Hacker News new | ask | show | jobs
by WorldMaker 1257 days ago
ULIDs are sorted semantically different from UUIDs. UUIDs have 6+ different sort orders depending on who you ask and which library call you make. All of those sort orders are different from what you'd get just string forms of UUIDs. There are cross-platform sorting endian issues due to the struct order that GUIDs were originally designed to be grouped by.

ULIDs have a single, consistent sort that matches both byte patterns and string representation. That's a huge semantic difference.

Sure, ULIDs make no claims to accurate sorting or total ordering or monoticity beyond a single machine, but ULIDs aren't designed to be a Snowflake/Thrift replacement, they are designed to be a UUID replacement. You are correct that they make no more guarantees than UUIDs, but they don't have to, that was out of scope of their design. I can understand how that makes it less useful for some of your applications, but that doesn't make it not useful for all sort of applications. (Including many applications that once used UUIDs successfully but want something with a cleaner string representation and fewer cross-platform sorting headaches.)

1 comments

ulid1 < ulid2 does not reliably tell you anything about the ordering of events one and two (without careful architecture most systems don’t have), but people read the spec and want to believe that it does. I think this makes the provisions for sorting more misleading than helpful.

It would help if the spec talked about clock skew and other issues to design and test for; ordering has a heavy cost.

You still seem to be assuming that the only reason to sort IDs is a total ordering of events. There are plenty of other reasons someone may want a good enough partial order of events or a sortable ID of things that aren't events in a system.

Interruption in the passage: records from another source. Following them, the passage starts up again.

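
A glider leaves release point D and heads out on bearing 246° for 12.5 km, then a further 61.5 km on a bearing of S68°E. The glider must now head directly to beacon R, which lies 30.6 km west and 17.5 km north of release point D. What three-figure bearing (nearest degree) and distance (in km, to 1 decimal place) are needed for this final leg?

Leg 1 (246°, 12.5 km): east 12.5 sin 246° = -11.42, north 12.5 cos 246° = -5.08
Leg 2 (S68°E, 61.5 km): east 61.5 sin 112° = 57.02, north 61.5 cos 112° = -23.04
Current position: (45.60, -28.12). Target: (-30.6, 17.5). Remaining: Δeast = -76.20, Δnorth = 45.62.
Bearing = atan2(-76.20, 45.62) mod 360° = 300.91°; distance = √((-76.20)² + (45.62)²) = 88.816 km.

301°, 88.8 km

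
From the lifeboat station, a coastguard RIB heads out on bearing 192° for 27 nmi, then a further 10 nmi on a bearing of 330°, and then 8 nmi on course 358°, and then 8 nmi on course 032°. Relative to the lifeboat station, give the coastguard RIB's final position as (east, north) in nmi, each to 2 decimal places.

Leg 1 (192°, 27 nmi): east 27 sin 192° = -5.61, north 27 cos 192° = -26.41
Leg 2 (330°, 10 nmi): east 10 sin 330° = -5.00, north 10 cos 330° = 8.66
Leg 3 (358°, 8 nmi): east 8 sin 358° = -0.28, north 8 cos 358° = 8.00
Leg 4 (032°, 8 nmi): east 8 sin 32° = 4.24, north 8 cos 32° = 6.78
Summing: -6.65 nmi east, -2.97 nmi north → (-6.65, -2.97).

(-6.65, -2.97)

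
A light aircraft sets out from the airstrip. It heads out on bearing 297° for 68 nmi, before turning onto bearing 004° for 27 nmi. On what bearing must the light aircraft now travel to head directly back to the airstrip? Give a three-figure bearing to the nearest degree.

Leg 1 (297°, 68 nmi): east 68 sin 297° = -60.59, north 68 cos 297° = 30.87
Leg 2 (004°, 27 nmi): east 27 sin 4° = 1.88, north 27 cos 4° = 26.93
Net displacement: -58.71 east, 57.81 north. Direction back to start is (58.71, -57.81): bearing = atan2(58.71, -57.81) mod 360° = 134.56° ≈ 135°.

135°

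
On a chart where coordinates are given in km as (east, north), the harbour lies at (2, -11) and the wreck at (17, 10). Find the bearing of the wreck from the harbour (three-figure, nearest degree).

Δeast = 17 − 2 = 15.00; Δnorth = 10 − -11 = 21.00.
Bearing = atan2(Δeast, Δnorth) mod 360° = 35.54° ≈ 036°.

036°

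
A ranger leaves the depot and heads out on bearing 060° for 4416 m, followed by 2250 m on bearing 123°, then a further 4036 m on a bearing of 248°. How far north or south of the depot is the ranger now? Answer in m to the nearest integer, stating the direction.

529 m south

Leg 1 (060°, 4416 m): east 4416 sin 60° = 3824.37, north 4416 cos 60° = 2208.00
Leg 2 (123°, 2250 m): east 2250 sin 123° = 1887.01, north 2250 cos 123° = -1225.44
Leg 3 (248°, 4036 m): east 4036 sin 248° = -3742.11, north 4036 cos 248° = -1511.91
Net north component: -529.35 m.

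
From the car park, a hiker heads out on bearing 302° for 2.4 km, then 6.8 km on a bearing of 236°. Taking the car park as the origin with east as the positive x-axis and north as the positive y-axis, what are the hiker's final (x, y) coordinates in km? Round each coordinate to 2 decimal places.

(-7.67, -2.53)

Leg 1 (302°, 2.4 km): east 2.4 sin 302° = -2.04, north 2.4 cos 302° = 1.27
Leg 2 (236°, 6.8 km): east 6.8 sin 236° = -5.64, north 6.8 cos 236° = -3.80
Summing: -7.67 km east, -2.53 km north → (-7.67, -2.53).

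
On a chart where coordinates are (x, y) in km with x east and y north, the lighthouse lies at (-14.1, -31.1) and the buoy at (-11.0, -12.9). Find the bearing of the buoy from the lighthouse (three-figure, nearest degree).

Δeast = -11.0 − -14.1 = 3.10; Δnorth = -12.9 − -31.1 = 18.20.
Bearing = atan2(Δeast, Δnorth) mod 360° = 9.67° ≈ 010°.

010°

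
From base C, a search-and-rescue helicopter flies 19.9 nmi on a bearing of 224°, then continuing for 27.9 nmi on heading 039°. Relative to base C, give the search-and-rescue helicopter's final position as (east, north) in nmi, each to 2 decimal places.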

It might help if the spec mentioned things like clock skew and distributed time keeping, but mostly just to state that those problems are out of scope of the spec itself. You are right, ULID itself wasn't designed for those specific classes of problems. I think you are just too easily dismissing the classes of problems that ULID does solve reliably well.

I admit I don’t see the use case for IDs that are mostly ascending.
If you are curious, just some of them:

- UIs that want minimal visual thrashing in "user time" (wall clock time)

- Databases and B-Trees and other storage with primary key indexes/clusters that offer slightly better writes/clustering for "roughly but not necessarily exactly in order insertions": key/value stores, document databases, SQL databases

Wall clock time is plenty of time for a UI to rely on a partial ordering.

Databases are generally designed for arbitrary order insertions, it's just common that they are most optimized/efficient for "roughly in-order". A partial order is generally good enough to opt-in to most of the optimizations/efficiencies and reduce worst cases, especially if the "out-of-order" insertions occur below wall clock time and things like journaling-based transaction semantics versus competing with clustered inserts, reindexing scanners/services, and so forth.